"Data frame" seems a necessary term if students are trying to search for answers on StackOverflow, mailing lists, or their favorite search engine; "tibble" won't turn up many relevant results.
Plus "data frame" is distinct—there's no confusion with tables, matrices, or arrays (and if there is with data.tables it's self-inflicted)—but not overly general (rectangular data, dataset). It's portable, both within R (S3 methods, docs, etc.) and outside (to Python, Spark, and Julia at least). It also works fine within the tidyverse: I tend to use data_frame and as_data_frame more than tibble and as_tibble. The print method for tibbles does start with A tibble: though, which may require further explanation.

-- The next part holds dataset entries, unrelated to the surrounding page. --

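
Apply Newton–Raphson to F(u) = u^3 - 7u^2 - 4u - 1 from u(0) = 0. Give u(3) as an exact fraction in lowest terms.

-14528/14235

F'(u) = 3u^2 - 14u - 4.
F(0) = -1, F'(0) = -4, so u(1) = 0 - (-1)/(-4) = -1/4.
F(-1/4) = -29/64, F'(-1/4) = -5/16, so u(2) = (-1/4) - (-29/64)/(-5/16) = -17/10.
F(-17/10) = -19343/1000, F'(-17/10) = 2847/100, so u(3) = (-17/10) - (-19343/1000)/(2847/100) = -14528/14235.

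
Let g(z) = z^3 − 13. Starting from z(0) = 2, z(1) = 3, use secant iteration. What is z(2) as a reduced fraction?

43/19

g(2) = −5, g(3) = 14. z(2) = 3 − 14·(3 − 2)/(14 − (−5)) = 43/19.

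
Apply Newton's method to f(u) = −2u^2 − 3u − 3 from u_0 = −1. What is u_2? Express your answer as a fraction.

f'(u) = −4u − 3.
f(−1) = −2, f'(−1) = 1, so u_1 = (−1) − (−2)/1 = 1.
f(1) = −8, f'(1) = −7, so u_2 = 1 − (−8)/(−7) = −1/7.

−1/7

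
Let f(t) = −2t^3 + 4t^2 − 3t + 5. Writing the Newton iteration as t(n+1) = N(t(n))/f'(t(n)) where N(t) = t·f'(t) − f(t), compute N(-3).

f'(t) = −6t^2 + 8t − 3.
N(t) = t·f'(t) − f(t) = t·(−6t^2 + 8t − 3) − (−2t^3 + 4t^2 − 3t + 5) = −4t^3 + 4t^2 − 5.
N(-3) = 139.

139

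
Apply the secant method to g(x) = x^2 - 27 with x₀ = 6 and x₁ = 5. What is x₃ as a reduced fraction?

291/56

g(6) = 9, g(5) = -2. x₂ = 5 - (-2)·(5 - 6)/((-2) - 9) = 57/11.
g(5) = -2, g(57/11) = -18/121. x₃ = (57/11) - (-18/121)·((57/11) - 5)/((-18/121) - (-2)) = 291/56.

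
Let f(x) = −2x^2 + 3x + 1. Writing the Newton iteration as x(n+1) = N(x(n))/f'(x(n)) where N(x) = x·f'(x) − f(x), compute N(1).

−3

f'(x) = −4x + 3.
N(x) = x·f'(x) − f(x) = x·(−4x + 3) − (−2x^2 + 3x + 1) = −2x^2 − 1.
N(1) = −3.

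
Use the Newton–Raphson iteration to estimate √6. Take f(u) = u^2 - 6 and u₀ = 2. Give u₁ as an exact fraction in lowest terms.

5/2

f'(u) = 2u.
f(2) = -2, f'(2) = 4, so u₁ = 2 - (-2)/4 = 5/2.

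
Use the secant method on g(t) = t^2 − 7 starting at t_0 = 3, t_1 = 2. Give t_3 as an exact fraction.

g(3) = 2, g(2) = −3. t_2 = 2 − (−3)·(2 − 3)/((−3) − 2) = 13/5.
g(2) = −3, g(13/5) = −6/25. t_3 = (13/5) − (−6/25)·((13/5) − 2)/((−6/25) − (−3)) = 61/23.

61/23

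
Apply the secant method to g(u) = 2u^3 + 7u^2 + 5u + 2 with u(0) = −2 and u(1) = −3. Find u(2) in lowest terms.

−5/2

g(−2) = 4, g(−3) = −4. u(2) = (−3) − (−4)·((−3) − (−2))/((−4) − 4) = −5/2.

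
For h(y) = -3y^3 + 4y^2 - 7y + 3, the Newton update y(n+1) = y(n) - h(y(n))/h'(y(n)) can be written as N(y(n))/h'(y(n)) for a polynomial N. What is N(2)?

-35

h'(y) = -9y^2 + 8y - 7.
N(y) = y·h'(y) - h(y) = y·(-9y^2 + 8y - 7) - (-3y^3 + 4y^2 - 7y + 3) = -6y^3 + 4y^2 - 3.
N(2) = -35.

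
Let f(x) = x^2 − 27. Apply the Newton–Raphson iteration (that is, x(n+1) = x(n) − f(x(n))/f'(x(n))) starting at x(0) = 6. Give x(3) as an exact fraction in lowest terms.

56451/10864

f'(x) = 2x.
f(6) = 9, f'(6) = 12, so x(1) = 6 − 9/12 = 21/4.
f(21/4) = 9/16, f'(21/4) = 21/2, so x(2) = (21/4) − (9/16)/(21/2) = 291/56.
f(291/56) = 9/3136, f'(291/56) = 291/28, so x(3) = (291/56) − (9/3136)/(291/28) = 56451/10864.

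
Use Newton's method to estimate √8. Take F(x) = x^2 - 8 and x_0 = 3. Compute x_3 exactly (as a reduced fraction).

665857/235416

F'(x) = 2x.
F(3) = 1, F'(3) = 6, so x_1 = 3 - 1/6 = 17/6.
F(17/6) = 1/36, F'(17/6) = 17/3, so x_2 = (17/6) - (1/36)/(17/3) = 577/204.
F(577/204) = 1/41616, F'(577/204) = 577/102, so x_3 = (577/204) - (1/41616)/(577/102) = 665857/235416.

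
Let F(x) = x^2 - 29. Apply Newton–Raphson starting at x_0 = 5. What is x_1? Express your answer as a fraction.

F'(x) = 2x.
F(5) = -4, F'(5) = 10, so x_1 = 5 - (-4)/10 = 27/5.

27/5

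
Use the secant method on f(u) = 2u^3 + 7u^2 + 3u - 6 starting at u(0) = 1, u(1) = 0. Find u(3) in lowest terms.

f(1) = 6, f(0) = -6. u(2) = 0 - (-6)·(0 - 1)/((-6) - 6) = 1/2.
f(0) = -6, f(1/2) = -5/2. u(3) = (1/2) - (-5/2)·((1/2) - 0)/((-5/2) - (-6)) = 6/7.

6/7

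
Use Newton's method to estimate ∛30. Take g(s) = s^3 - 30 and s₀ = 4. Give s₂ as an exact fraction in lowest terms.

700399/224676

g'(s) = 3s^2.
g(4) = 34, g'(4) = 48, so s₁ = 4 - 34/48 = 79/24.
g(79/24) = 78319/13824, g'(79/24) = 6241/192, so s₂ = (79/24) - (78319/13824)/(6241/192) = 700399/224676.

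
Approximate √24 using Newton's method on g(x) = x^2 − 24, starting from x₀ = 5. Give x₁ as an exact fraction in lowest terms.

g'(x) = 2x.
g(5) = 1, g'(5) = 10, so x₁ = 5 − 1/10 = 49/10.

49/10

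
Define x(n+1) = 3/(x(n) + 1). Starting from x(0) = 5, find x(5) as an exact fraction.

x(1) = 3/(5 + 1) = 1/2.
x(2) = 3/(1/2 + 1) = 2.
x(3) = 3/(2 + 1) = 1.
x(4) = 3/(1 + 1) = 3/2.
x(5) = 3/(3/2 + 1) = 6/5.

6/5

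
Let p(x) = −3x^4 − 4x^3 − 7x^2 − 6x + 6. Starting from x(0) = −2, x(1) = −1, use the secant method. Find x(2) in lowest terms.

p(−2) = −26, p(−1) = 6. x(2) = (−1) − 6·((−1) − (−2))/(6 − (−26)) = −19/16.

−19/16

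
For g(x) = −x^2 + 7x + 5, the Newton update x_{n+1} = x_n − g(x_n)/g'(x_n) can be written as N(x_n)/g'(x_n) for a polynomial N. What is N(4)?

g'(x) = −2x + 7.
N(x) = x·g'(x) − g(x) = x·(−2x + 7) − (−x^2 + 7x + 5) = −x^2 − 5.
N(4) = −21.

−21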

One problem, though, is whether to use "data.frame", "DataFrame", "dataframe", or "data frame". The first is most directly derived from R, but doesn't make sense in a Python environment (.frame is not a method of data). In pandas, Spark, Julia, and Maple (apparently) they're called "DataFrames", though for general usage the camel case seems overly technical. SO data frame users decided to make [data-frame] and [data.frame] synonyms of [dataframe], but the tag info page uses "data frame" when talking about the concept independent of a language. I like the idea of "data frame" as a general concept and the local spelling in context, but the disparity does make searching a pain if a search engine doesn't realize they're all the same thing.
Edit: R's docs use "data frame" for the concept (as opposed to the function), as well; see ?data.frame:
Data Frames
Description
The function data.frame() creates data frames, tightly coupled collections of variables which share many of the properties of matrices and of lists, used as the fundamental data structure by most of R's modeling software.